I love Thai food and every time I eat some, I think, why don't I eat more of this? The flavor profile of salty, sweet, sour and spicy hits a bullseye in my culinary wheelhouse. One thing that often prevents me from reaching for pad thai and fried spring rolls for breakfast, lunch and dinner is that I'm trying to avoid an abundance of processed and carb laden foods - at least when I'm cooking at home as that's my reset time in between meals out.
Then I got invited to a Thai luncheon featuring the very personable and talented chef, Katie Chin. She just finished the daunting task of publishing a cookbook called Everyday Thai Cooking. A quick thumb through the book and I immediately sent my yes confirmation to attend the lunch with some fellow Los Angeles Food Bloggers.
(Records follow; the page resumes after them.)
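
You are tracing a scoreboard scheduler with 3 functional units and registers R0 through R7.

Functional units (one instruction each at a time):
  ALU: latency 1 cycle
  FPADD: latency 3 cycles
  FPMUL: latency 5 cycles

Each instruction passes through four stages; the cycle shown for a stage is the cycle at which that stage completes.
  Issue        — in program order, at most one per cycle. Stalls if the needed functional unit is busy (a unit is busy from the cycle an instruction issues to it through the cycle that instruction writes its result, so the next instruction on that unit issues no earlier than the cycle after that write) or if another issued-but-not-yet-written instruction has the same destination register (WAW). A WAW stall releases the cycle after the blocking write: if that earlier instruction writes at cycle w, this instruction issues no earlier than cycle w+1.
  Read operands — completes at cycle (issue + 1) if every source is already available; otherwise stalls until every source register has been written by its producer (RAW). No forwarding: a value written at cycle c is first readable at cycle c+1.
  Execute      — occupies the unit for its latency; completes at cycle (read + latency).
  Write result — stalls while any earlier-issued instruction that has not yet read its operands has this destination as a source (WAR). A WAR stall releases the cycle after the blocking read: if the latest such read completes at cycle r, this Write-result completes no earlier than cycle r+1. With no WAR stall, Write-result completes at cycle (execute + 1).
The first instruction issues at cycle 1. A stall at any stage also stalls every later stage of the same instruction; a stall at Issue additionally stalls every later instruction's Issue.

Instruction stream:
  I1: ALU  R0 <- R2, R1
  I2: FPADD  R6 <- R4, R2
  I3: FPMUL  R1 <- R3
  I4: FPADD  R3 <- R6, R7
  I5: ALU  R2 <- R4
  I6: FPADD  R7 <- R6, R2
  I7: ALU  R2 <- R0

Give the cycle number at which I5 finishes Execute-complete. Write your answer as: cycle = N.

t=1  issue I1 (ALU)
t=2  I1 read-ops; issue I2 (FPADD)
t=3  I1 finished on ALU; I2 read-ops; issue I3 (FPMUL)
t=4  I1→R0; I3 read-ops
t=6  I2 finished on FPADD
t=7  I2→R6
t=8  issue I4 (FPADD)
t=9  I3 finished on FPMUL; I4 read-ops; issue I5 (ALU)
t=10  I3→R1; I5 read-ops
t=11  I5 finished on ALU
t=12  I4 finished on FPADD; I5→R2
t=13  I4→R3
t=14  issue I6 (FPADD)
t=15  I6 read-ops; issue I7 (ALU)
t=16  I7 read-ops
t=17  I7 finished on ALU
t=18  I6 finished on FPADD; I7→R2
t=19  I6→R7

cycle = 11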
Katie's been in the kitchen since she was a kid, learning the tricks of the trade from her award winning restauranteur mother, Leeann Chin. She started with a heavy Chinese influence, but she quickly applied Chinese techniques and flavors to Thai cooking. Spending time in Thailand closed the deal for Katie's love of the local cuisine, and lucky for us, she put pen to paper and came up with a collection of simple and fresh Thai recipes that I can still use on my reset nights when I cook at home.
My first step after receiving the book, Everyday Thai Cooking, was to head to 99 Ranch, one of Katie's recommended Thai grocery stores with locations all around LA. I could smell the salty interior of the market before I even entered, and was thrilled to see the wide selection of unique cuts of meat and whole fish at extremely reasonable prices. The fruits and vegetable offerings had me doing double takes at some of the unknown items, but with a cart full of fragrant ingredients like galangal, lemongrass and kaffir lime leaves, I headed back to try out one of Katie's dishes.
I chose to start with her sour spicy shrimp soup because a) it's gotten frightfully cold out in normally warm LA and a fiery, warm soup is something I can dive into any time of day and b) the ingredient list included mostly just fresh vegetables and herbs and the broth is actually water to allow the wonderfully scented ingredients to do all the talking.
I made the recipe exactly as Katie outlined in her book, but I dropped the tomatoes as I really enjoyed the taste without them and wanted the other ingredients to keep their brightness.
Sour Spicy Shrimp Soup (Tom Yum Goong)
Serves 4 for starters
- 3 cups water
- 4 kaffir lime leaves, torn in half
- Six 1/4" thick slices galangal or substitute fresh ginger
- 2 lemongrass stalks cut into 2" long pieces and crushed with the back of a knife
- One 15 oz can of straw mushrooms, rinsed, drained and cut in half
- 3 tablespoons fish sauce (nam pla)
- 2 tablespoons fresh squeezed lime juice
- 1 Thai green or red chili with seeds removed for less spice
- 1 tablespoon roasted red chili paste, nam prik pao
- 12 medium shrimp, peeled and deveined
- Fresh cilantro for garnish
- Place water, lime leaves, galangal, and lemongrass in a large pot and bring to a boil.
- Add mushrooms, fish sauce and lime juice, slowly stirring for approximately 5 minutes. Add the chili and cook for another 5 minutes.
- Remove from heat and drop in shrimp. Allow the shrimp to cook in the warm broth for about 5 minutes until done. Stir in roasted red chili paste.
- Dish the soup into bowls and top with cilantro.
Disclosure: I received a free copy of this book, but no compensation for this article. The opinions are all my own.